Son dönemde artan jeopolitik gerginlikler, Ortadoğu'daki dengeleri alt üst etmeye devam ediyor. İsrail’in Suriye’de gerçekleştirdiği hava saldırıları, bölgedeki durumu daha da karmaşık hale getiriyor. Stratejik açıdan önemli bir noktada bulunan Suriye, yıllardır süregelen iç savaşın etkileriyle boğuşurken, İsrail’in bu saldırıları bölgedeki çatışmalara yeni bir boyut ekliyor. Türkiye’deki düşünce liderlerinden biri olan Keçeli, bu konu hakkında çarpıcı açıklamalarda bulundu. Keçeli, saldırıların derhal sona erdirilmesi gerektiğini belirtti.
İsrail, Suriye'deki hava saldırılarını genellikle İran'ın bölgedeki askeri varlığını engellemek amacıyla gerçekleştiriyor. Bu strateji, İsrail’in ulusal güvenlik çıkarları doğrultusunda sık sık yeniden değerlendiriliyor. Ancak Keçeli, bu saldırıların daha fazla insani dram yaratmaktan başka bir sonuca yol açmadığını belirtiyor. “Suriye’deki sivil halk, bu saldırılar sonucu büyük acılar çekiyor. Çatışmaların artması, sadece bölgedeki istikrarı değil, aynı zamanda küresel barışı da tehdit ediyor,” diyen Keçeli, uluslararası toplumun da bu duruma duyarsız kalmaması gerektiğini vurguladı.

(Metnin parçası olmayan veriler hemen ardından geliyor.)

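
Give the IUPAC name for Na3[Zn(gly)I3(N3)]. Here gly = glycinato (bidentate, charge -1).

The 3 sodium counter-ions carry a total charge of +3, so each complex ion is 3−.
Ligand charges: 1×azido (-1 each), 3×iodo (-1 each), 1×glycinato (-1 each); total -5. So Zn + (-5) = 3−, giving Zn = +2.
The complex ion is anionic, so zinc takes the -ate form zincate(II).

sodium azido(glycinato)triiodozincate(II)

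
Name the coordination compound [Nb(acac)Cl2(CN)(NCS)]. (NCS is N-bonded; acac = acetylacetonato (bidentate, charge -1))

There is no counter-ion, so the complex is neutral overall.
Ligand charges: 2×chloro (-1 each), 1×isothiocyanato (-1 each), 1×cyano (-1 each), 1×acetylacetonato (-1 each); total -5. So Nb + (-5) = 0, giving Nb = +5.
Ligands are named alphabetically: acetylacetonato before chloro before cyano before isothiocyanato.

(acetylacetonato)dichlorocyanoisothiocyanatoniobium(V)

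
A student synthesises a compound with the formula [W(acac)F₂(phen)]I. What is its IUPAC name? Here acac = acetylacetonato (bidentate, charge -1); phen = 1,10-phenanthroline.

(acetylacetonato)difluoro(1,10-phenanthroline)tungsten(IV) iodide

The 1 iodide counter-ion carries a total charge of -1, so each complex ion is 1+.
Ligand charges: 2×fluoro (-1 each), 1×acetylacetonato (-1 each), 1×1,10-phenanthroline (neutral); total -3. So W + (-3) = 1+, giving W = +4.
Ligands are named alphabetically: acetylacetonato before fluoro before phenanthroline.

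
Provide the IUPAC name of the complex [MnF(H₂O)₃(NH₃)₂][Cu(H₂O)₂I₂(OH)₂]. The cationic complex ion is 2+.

Both ions are complex: the cation is named first with the plain metal name, the anion second with the -ate form; each ion's ligands are alphabetised independently.
The complex cation is given as 2+; its ligand charges sum to -1, so Mn = +3.
A 1:1 salt means the anion carries the equal and opposite charge, 2−.
Anion: ligand charges sum to -4; for the ion to be 2−, Cu = +2.

diamminetriaquafluoromanganese(III) diaquadihydroxodiiodocuprate(II)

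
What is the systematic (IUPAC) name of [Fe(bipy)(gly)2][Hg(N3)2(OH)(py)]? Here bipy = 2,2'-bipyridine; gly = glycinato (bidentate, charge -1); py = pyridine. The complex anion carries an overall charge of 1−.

(2,2'-bipyridine)bis(glycinato)iron(III) diazidohydroxo(pyridine)mercurate(II)

The complex anion is given as 1−; its ligand charges sum to -3, so Hg = +2.
A 1:1 salt means the cation carries the equal and opposite charge, 1+.
Cation: ligand charges sum to -2; for the ion to be 1+, Fe = +3.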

Keçeli, İsrail’in Suriye’ye yönelik hava saldırılarını sona erdirmesi için izlenebilecek yollar konusunda da bazı önerilerde bulundu. Öncelikle, uluslararası diyalog ve müzakerelerin ön plana çıkarılması gerektiğini belirtiyor. “Bölgede kalıcı barışa ulaşmanın tek yolu, karşılıklı anlayış ve uzlaşmaya dayalı bir diplomasi yürütmektir. Tüm tarafların bir araya gelerek diyalog sağlaması hayati önem taşıyor,” diyor. Ayrıca, Birleşmiş Milletler ve diğer uluslararası kuruluşların bu sürece aktif olarak katılması gerektiğinin altını çiziyor.

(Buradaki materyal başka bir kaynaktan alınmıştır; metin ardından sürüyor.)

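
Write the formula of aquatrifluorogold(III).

Ligands: 1 aqua (H2O, neutral), 3 fluoro (F, -1). Ligand charge sum = -3.
With Au in oxidation state +3, the complex ion is [Au...].

[AuF3(H2O)]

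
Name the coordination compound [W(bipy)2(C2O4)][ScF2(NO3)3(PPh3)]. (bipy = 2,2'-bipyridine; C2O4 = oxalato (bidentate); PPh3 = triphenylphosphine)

Scandium is always +3 in its complexes; the anion's ligand charges sum to -5, so the complex anion is 2−.
A 1:1 salt means the cation carries the equal and opposite charge, 2+.
Cation: ligand charges sum to -2; for the ion to be 2+, W = +4.

bis(2,2'-bipyridine)oxalatotungsten(IV) difluorotrinitrato(triphenylphosphine)scandate(III)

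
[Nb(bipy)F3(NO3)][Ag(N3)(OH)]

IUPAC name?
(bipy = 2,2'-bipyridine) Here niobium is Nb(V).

Nb is given as +5; the cation's ligand charges sum to -4, so the complex cation is 1+.
A 1:1 salt means the anion carries the equal and opposite charge, 1−.
Anion: ligand charges sum to -2; for the ion to be 1−, Ag = +1.

(2,2'-bipyridine)trifluoronitratoniobium(V) azidohydroxoargentate(I)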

Keçeli, Suriye’deki çatışmaların yalnızca askeri bir çözümle değil, aynı zamanda sosyo-ekonomik sorunların ele alınmasıyla da çözülmesi gerektiğini ifade ediyor. “Bölgedeki ekonomik kalkınma, barış ortamını yaratmada kritik bir öneme sahip. İnsanlar, yaşam standartlarının iyileştiğini gördüklerinde, savaş yerine barışı tercih edeceklerdir,” şeklinde konuştu. Uluslararası toplumun, Suriye halkına yönelik insani yardımları artırması ve destek vermesi gerektiğinin altını çizen Keçeli, bunun uzun vadeli barışın temel taşlarını oluşturabileceğini belirtti.

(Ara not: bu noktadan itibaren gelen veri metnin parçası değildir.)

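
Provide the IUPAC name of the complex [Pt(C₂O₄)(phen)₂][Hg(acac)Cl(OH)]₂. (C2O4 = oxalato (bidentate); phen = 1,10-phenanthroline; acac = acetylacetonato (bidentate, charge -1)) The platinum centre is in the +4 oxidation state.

oxalatobis(1,10-phenanthroline)platinum(IV) (acetylacetonato)chlorohydroxomercurate(II)

Both ions are complex: the cation is named first with the plain metal name, the anion second with the -ate form; each ion's ligands are alphabetised independently.
Pt is given as +4; the cation's ligand charges sum to -2, so the complex cation is 2+.
With 2 anions per cation, each anion must be 2/2 = 1−.
Anion: ligand charges sum to -3; for the ion to be 1−, Hg = +2.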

Sonuç olarak, Keçeli’nin önerileri, sadece Suriye’deki mevcut durumu değil, aynı zamanda bölgedeki diğer ülkelerin de bu süreçte nasıl bir rol üstlenmeleri gerektiğini ele alıyor. İstikrar arayışında, her bir ülkenin üstlenmesi gereken sorumluluklar bulunuyor. Keçeli, bu konuda uluslararası iş birliğinin güçlendirilmesi gerektiğini vurguluyor. “Sadece askeri çözümler, kalıcı bir barış sağlamaz. Herkesin üzerine düşen sorumlulukları yerine getirmesi lazım. Aksi takdirde, bu kısır döngü devam eder ve daha fazla masum insan acı çeker,” diyor.
Özetle, İsrail’in Suriye’deki hava saldırılarına son vermesi gerektiği ve bunun için uluslararası diplomasi ile iş birliği yapılması gerektiği Keçeli tarafından dile getiriliyor. Bu tema, Ortadoğu’da barış arayışlarının nasıl şekillenmesi gerektiğine dair önemli bir tartışma başlatıyor. Sadece askeri güçle değil, barış, diyalog ve sosyal kalkınma ile bir çözüm bulunabileceği fikri, bölgedeki geleceği düşündüren bir yaklaşım olarak öne çıkıyor.